SpectralTAD is designed to work in tandem with Juicebox (http://www.aidenlab.org/juicebox/) and HiCExplorer (https://hicexplorer.usegalaxy.eu/), two popular TAD visualization tools. Users may output files, corresponding to either tools.
HiCExplorer takes simple bed files. To use SpectralTAD with HiCExplorer, do the following:
#Get contact matrix
data("rao_chr20_25_rep")
head(rao_chr20_25_rep)
#Run spectral TAD with output format "hicexplorer" or "bed" and specify the path
spec_hier = SpectralTAD(rao_chr20_25_rep, chr = "chr20", resolution = 25000, qual_filter = FALSE, levels = 3, out_format = "hicexplorer", out_path = "chr20.bed")

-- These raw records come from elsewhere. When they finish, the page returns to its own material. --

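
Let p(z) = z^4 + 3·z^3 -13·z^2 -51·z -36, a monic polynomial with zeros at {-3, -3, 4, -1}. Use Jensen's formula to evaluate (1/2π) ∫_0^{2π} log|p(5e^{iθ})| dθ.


Zeros: -3, -3, -1, 4; r = 5.
Inside |z| < r: -3, -3, -1, 4. Outside (|z| ≥ r): ∅.
p(0) = -36, so log|p(0)| = log(36) = 3.5835.
Apply Jensen: I(r) = log|p(0)| + Σ_k log(r/|z_k|), summed over zeros inside |z| < r.
  log(r/|z_k|) for z_k = -3: log(5/3) = 0.5108
  log(r/|z_k|) for z_k = -3: log(5/3) = 0.5108
  log(r/|z_k|) for z_k = 4: log(5/4) = 0.2231
  log(r/|z_k|) for z_k = -1: log(5/1) = 1.6094
Sum over inside zeros: 2.8542.
I(r) = log|p(0)| + (inside sum) = 3.5835 + 2.8542 = 6.4378.
Closed form (all zeros inside, monic): I(r) = n·log(r) = 4·log(5) = 6.4378. ✓

I(r) ≈ 6.4378.


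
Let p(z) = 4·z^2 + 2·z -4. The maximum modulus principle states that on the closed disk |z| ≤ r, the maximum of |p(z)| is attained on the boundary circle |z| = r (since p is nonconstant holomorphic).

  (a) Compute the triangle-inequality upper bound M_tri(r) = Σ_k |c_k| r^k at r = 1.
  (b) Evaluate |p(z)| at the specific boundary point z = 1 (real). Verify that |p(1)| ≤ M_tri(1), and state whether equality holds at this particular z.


Coefficients: c_0 = -4, c_1 = 2, c_2 = 4. Radius r = 1.
Part (a). Triangle bound: M_tri(r) = Σ_k |c_k| r^k
  = |-4|·1^0 + |2|·1^1 + |4|·1^2
  = 4 + 2 + 4 = 10.
This bounds M(r) := max_{|z|=r} |p(z)| from above; equality holds iff all terms c_k z^k can be made to align in phase at a single z on |z|=r.
Part (b). At z = 1 (real, on the circle |z| = r):
  p(1) = (-4)·1^0 + (2)·1^1 + (4)·1^2 = 2.
  |p(1)| = 2.
Check: |p(1)| = 2 ≤ 10 = M_tri(1). ✓ Equality does not hold at z = 1 (the coefficients have mixed signs, so the terms do not all align in phase there).

M_tri(1) = 10; |p(1)| = 2; equality at z=1: no.


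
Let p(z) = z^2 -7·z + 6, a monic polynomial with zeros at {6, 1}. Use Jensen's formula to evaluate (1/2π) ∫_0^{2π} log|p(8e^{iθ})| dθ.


Zeros: 1, 6; r = 8.
Inside |z| < r: 1, 6. Outside (|z| ≥ r): ∅.
p(0) = 6, so log|p(0)| = log(6) = 1.7918.
Apply Jensen: I(r) = log|p(0)| + Σ_k log(r/|z_k|), summed over zeros inside |z| < r.
  log(r/|z_k|) for z_k = 6: log(8/6) = 0.2877
  log(r/|z_k|) for z_k = 1: log(8/1) = 2.0794
Sum over inside zeros: 2.3671.
I(r) = log|p(0)| + (inside sum) = 1.7918 + 2.3671 = 4.1589.
Closed form (all zeros inside, monic): I(r) = n·log(r) = 2·log(8) = 4.1589. ✓

I(r) ≈ 4.1589.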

This code will output a three-column bed file with TAD coordinates for all three levels. hicPlotTADs from HiCExplorer takes a .ini configuration file. To use SpectralTAD results you simply just have to set the output file as the directory under the [tads] subheading. For a full walk-through see (https://hicexplorer.readthedocs.io/en/latest/content/tools/hicPlotTADs.html#id4) under the heading “Configuration file template.”
Juicebox takes bedpe files as its primary file type. To use SpectralTAD with Juicebox, do the following:
#Get contact matrix
data("rao_chr20_25_rep")
head(rao_chr20_25_rep)
#Run spectral TAD with output format "hicexplorer" or "bed" and specify the path
spec_hier = SpectralTAD(rao_chr20_25_rep, chr = "chr20", resolution = 25000, qual_filter = FALSE, levels = 3, out_format = "juicebox", out_path = "chr20.bedpe")
The output for this code is an 11-column bedpe file, which is
formatted to work for Juicebox. To use the file, you must first select a
HiC matrix in the Juicebox interface (https://www.aidenlab.org/juicebox/). This is done by
choosing
Load Map -> Select File -> Select Contact Map
. This
data corresponds to
Rao and Huntley et al. | Cell 2014 GM12878 (human) in situ ENCODE Batch 1 HIC048
so we select this. Alternatively, you can upload your own hic matrix in
.hic or .cool format. To select the TADs called by
SpectralTAD
simply choose
Load Tracks -> Local Track File -> Choose File -> chr20.bedpe
.
To view chromosome 20 specifically, select
≡ -> Chromosomes -> chr20
.